Brow Beat

How Writers Are Like Prostitutes

Most U.S. reviews of Showtime’s Secret Diary of a Call Girl compare it with Sex and the City . Like that old HBO mainstay, the British show concerns a young woman with a killer wardrobe, a penchant for voice-over narration, and a tendency to talk directly to the camera. Both have their origins in unconventional literary sources— Sex and the City grew out of Candace Bushnell’s relationship column in the New York Observer , and Secret Diary of a Call Girl is adapted from an anonymous blog that spawned a hugely popular series of books . Both feature skylines, shoes, and shagging. What’s more, Sex and the City ‘s Carrie and Secret Diary of a Call Girl ‘s Belle are both published authors. But the similarities end there.

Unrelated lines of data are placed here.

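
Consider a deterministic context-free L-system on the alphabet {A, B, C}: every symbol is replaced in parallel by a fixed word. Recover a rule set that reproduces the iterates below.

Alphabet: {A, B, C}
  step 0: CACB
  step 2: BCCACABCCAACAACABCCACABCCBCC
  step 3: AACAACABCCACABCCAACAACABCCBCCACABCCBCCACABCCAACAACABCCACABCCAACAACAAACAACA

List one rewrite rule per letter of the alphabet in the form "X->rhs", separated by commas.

  step 2 ⇒ step 3: BCCACABCCAACAACABCCACABCCBCC ⇒ A·ACA·ACA·BCC·ACA·BCC·A·ACA·ACA·BCC·BCC·ACA·BCC·BCC·ACA·BCC·A·ACA·ACA·BCC·ACA·BCC·A·ACA·ACA·A·ACA·ACA
    A ↦ BCC
    B ↦ A
    C ↦ ACA

A->BCC, B->A, C->ACA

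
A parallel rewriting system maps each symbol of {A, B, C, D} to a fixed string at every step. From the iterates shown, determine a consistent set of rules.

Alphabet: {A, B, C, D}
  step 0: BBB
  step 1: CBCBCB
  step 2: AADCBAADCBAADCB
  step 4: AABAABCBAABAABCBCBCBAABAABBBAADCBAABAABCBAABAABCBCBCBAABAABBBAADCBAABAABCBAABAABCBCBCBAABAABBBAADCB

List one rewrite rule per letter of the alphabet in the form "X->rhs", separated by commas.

A->AAB, B->CB, C->AAD, D->BB

  step 1 ⇒ step 2: CBCBCB ⇒ AAD·CB·AAD·CB·AAD·CB
    B ↦ CB
    C ↦ AAD
    A ↦ AAB  (constrained at step 2)
    D ↦ BB  (constrained at step 2)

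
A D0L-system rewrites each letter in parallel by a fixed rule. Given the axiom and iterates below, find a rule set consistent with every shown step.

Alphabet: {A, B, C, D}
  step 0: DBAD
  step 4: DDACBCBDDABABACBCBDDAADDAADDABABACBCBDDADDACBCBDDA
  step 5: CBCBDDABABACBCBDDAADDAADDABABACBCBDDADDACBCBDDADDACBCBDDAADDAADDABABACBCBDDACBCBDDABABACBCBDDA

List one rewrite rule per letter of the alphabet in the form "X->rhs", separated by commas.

  step 4 ⇒ step 5: DDACBCBDDABABACBCBDDAADDAADDABABACBCBDDADDACBCBDDA ⇒ CB·CB·DDA·B·A·B·A·CB·CB·DDA·A·DDA·A·DDA·B·A·B·A·CB·CB·DDA·DDA·CB·CB·DDA·DDA·CB·CB·DDA·A·DDA·A·DDA·B·A·B·A·CB·CB·DDA·CB·CB·DDA·B·A·B·A·CB·CB·DDA
    A ↦ DDA
    B ↦ A
    C ↦ B
    D ↦ CB

A->DDA, B->A, C->B, D->CB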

While Carrie is merely whorish, Belle is literally a whore. (OK, a high-end “call girl.”) And while Carrie was a terrible writer—didn’t you always cringe when she intoned a topic sentence?—Belle’s a good one. Viewers don’t hear a lot of Belle’s prose read aloud, but we know it’s great because other characters read it, smile, and beam, “This is great!

Of course, it makes sense that a prostitute would be a great writer, given how much the two professions have in common.

Many practitioners use pseudonyms: “Belle” is a cover identity, a device to keep Hannah’s life separate from her work.

They do it for the money: In the age of unpaid blogging, writers are constantly being reminded that they shouldn’t give the goods away for free.

They work with middlemen: What are publishers other than pimps? “You’re on [her publisher’s] books to make money.” Hannah’s jealous best friend reminds her. “That’s what you are to him: a cash cow.”

In the just-completed third season, Belle proves herself a peerless dispenser of practical writing tips. She’s the Natalie Goldberg of whoring because she understands that pleasing her editor is no different from pleasing her clients. This leads to such dual-purpose gems as: “If you’re going to do role-play, you have to do it completely. You have to get every detail right. You have to work out how he wants to feel, get inside his head, find the spark of fantasy, fan it until it’s on fire.” It’s something that every writing teacher could learn from: The best writing tips also work as sex advice.